O clássico se propaga numa série de ondas por artes diversas. O que unifica essa pluralidade estética é, como diz Seincman, o objetivo de exprimir o máximo de significado em um mínimo de significante.
O estilo emerge na arquitetura, no século 15. Fernanda Fernandes analisa cuidadosamente sua gênese, com Brunelleschi e Alberti, e seu apogeu, com Bramante, Rafael, Michelangelo e Palladio, o qual define a beleza a partir da harmonia do todo e das partes, "de modo que os edifícios pareçam um inteiro e acabado corpo".
Não por acaso, o Renascimento converte o corpo humano na medida de todas as coisas, como assinala Annateresa Fabris.
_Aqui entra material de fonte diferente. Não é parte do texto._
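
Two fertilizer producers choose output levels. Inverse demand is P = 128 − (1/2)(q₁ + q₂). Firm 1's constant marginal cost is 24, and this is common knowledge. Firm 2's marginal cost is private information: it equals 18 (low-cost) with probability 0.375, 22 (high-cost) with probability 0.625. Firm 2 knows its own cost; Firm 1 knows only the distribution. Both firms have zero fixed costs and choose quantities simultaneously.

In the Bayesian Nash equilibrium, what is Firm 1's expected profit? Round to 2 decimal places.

2244.50

Each type of Firm 2 best-responds to q₁; Firm 1 best-responds to the expected q₂ over Firm 2's types.
Firm 2 with cost c maximizes (128 − (1/2)(q₁+q₂) − c)·q₂, giving q₂(c) = (128 − c − (1/2)q₁).
E[c₂] = 0.375·18 + 0.625·22 = 20.5
Firm 1's FOC against E[q₂] yields q₁ = (128 − 2·24 + E[c₂])/(3/2) = (128 − 48 + 20.5)/(3/2) = 67.
E[P] = 128 − (1/2)·(q₁ + E[q₂]) = 57.5; Firm 1's expected profit = (E[P] − 24)·q₁ = (57.5 − 24)·67 = 2244.5.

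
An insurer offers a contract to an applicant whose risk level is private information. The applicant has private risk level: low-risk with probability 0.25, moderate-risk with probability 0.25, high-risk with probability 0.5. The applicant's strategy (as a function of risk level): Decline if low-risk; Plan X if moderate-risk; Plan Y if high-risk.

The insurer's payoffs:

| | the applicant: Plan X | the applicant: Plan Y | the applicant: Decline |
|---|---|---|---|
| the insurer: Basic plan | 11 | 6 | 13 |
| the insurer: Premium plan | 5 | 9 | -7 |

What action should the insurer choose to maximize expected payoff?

Compute the insurer's expected payoff for each action, taking the expectation over the applicant's type.
E[Basic plan] = 0.25·(13) + 0.25·(11) + 0.5·(6) = 9
E[Premium plan] = 0.25·(-7) + 0.25·(5) + 0.5·(9) = 4
Best response: Basic plan (9 is the largest).

Basic plan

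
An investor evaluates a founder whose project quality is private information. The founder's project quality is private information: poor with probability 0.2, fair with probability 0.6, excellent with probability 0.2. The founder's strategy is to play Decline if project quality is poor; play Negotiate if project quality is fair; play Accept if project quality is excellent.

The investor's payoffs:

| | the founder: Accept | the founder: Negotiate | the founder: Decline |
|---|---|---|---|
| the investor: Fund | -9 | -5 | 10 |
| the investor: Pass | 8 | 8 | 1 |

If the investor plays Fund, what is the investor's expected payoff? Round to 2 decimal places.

E[Fund] = 0.2·10 + 0.6·(-5) + 0.2·(-9) = 2 + (-3) + (-1.8) = -2.8

-2.80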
Nas artes plásticas, o classicismo começa com Donatello, Masaccio e Mantegna, atinge sua expressão máxima no século 16, com Leonardo, Rafael e Michelangelo, e continua com Guido Reni, Poussin e David. Em oposição à arte da "Idade das Trevas", ele visa refletir o homem e a natureza, "fazendo da imitação o objetivo supremo da arte".
Fabris mostra que essa imitação não busca reproduzir a aparência (o que é), mas a essência (o que deve ser). A beleza clássica é fruto de uma construção em que o artista seleciona, na realidade, só os elementos que se ajustam aos critérios de harmonia e equilíbrio.
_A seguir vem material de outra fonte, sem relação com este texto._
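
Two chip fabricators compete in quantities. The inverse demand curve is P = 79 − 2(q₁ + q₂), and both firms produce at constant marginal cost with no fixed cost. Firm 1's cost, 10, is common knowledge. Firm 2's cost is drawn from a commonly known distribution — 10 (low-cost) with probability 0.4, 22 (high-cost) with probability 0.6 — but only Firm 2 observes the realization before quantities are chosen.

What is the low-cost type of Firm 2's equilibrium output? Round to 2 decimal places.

10.90

Type-c best response for Firm 2: q₂(c) = (79 − c)/4 − q₁/2.
Firm 1 maximizes expected profit; its first-order condition is 79 − 4q₁ − 2E[q₂] − 10 = 0.
Substituting E[q₂] and solving: E[c₂] = 17.2, so q₁ = (79 − 2·10 + 17.2)/6 = 12.7.
q₂(low-cost) = (79 − 10 − 2·12.7)/4 = 10.9.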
No teatro, essa imitação da essência se expandiu no século 17, com Corneille, Moliére e Racine. "A verossimilhança é a regra maior do classicismo", explica João Roberto Faria. O objeto da poesia não é o verdadeiro, mas o verossímil: "Veja-se o quanto Racine modificou certos dados colhidos na história para tornar suas tragédias mais eficazes".
Para realçar o essencial, é preciso eliminar o acessório. Na literatura, o movimento tenta depurar do discurso tudo aquilo que parecia supérfluo, do vocabulário precioso aos excessos dramáticos do barroco, observa Aguinaldo José Gonçalves. A partir da França, o estilo influencia escritores ingleses (Pope), alemães (Goethe e Schiller) e brasileiros (Gonzaga, Claudio Manuel, Basílio da Gama).
O classicismo musical, que surge no século 18, é o tema dos bons estudos de Eduardo Seincman e Lauro Machado Coelho. Seincman indica que, com Haydn e Mozart, a música adquire mais clareza e simplicidade. Esse despojamento melódico e harmônico dá ao ouvinte "a possibilidade de refletir e reconstruir, no tempo mesmo da execução musical, aquilo que já fora anteriormente veiculado".
Com isso, a melodia sofre uma revolução: desenvolve-se a elaboração temática, mediante a qual um tema é reelaborado até converter-se em outro tema. Essa "auto-análise" confere maior densidade significativa à linguagem musical, que ganha independência em relação ao texto.
A coletânea encerra ainda um ensaio admirável de Franklin Leopoldo e Silva sobre filosofia clássica e artigos de Silvana Garcia, Vera Lúcia Felício, Ana Claudia de Oliveira e Kathia Castilho Cunha.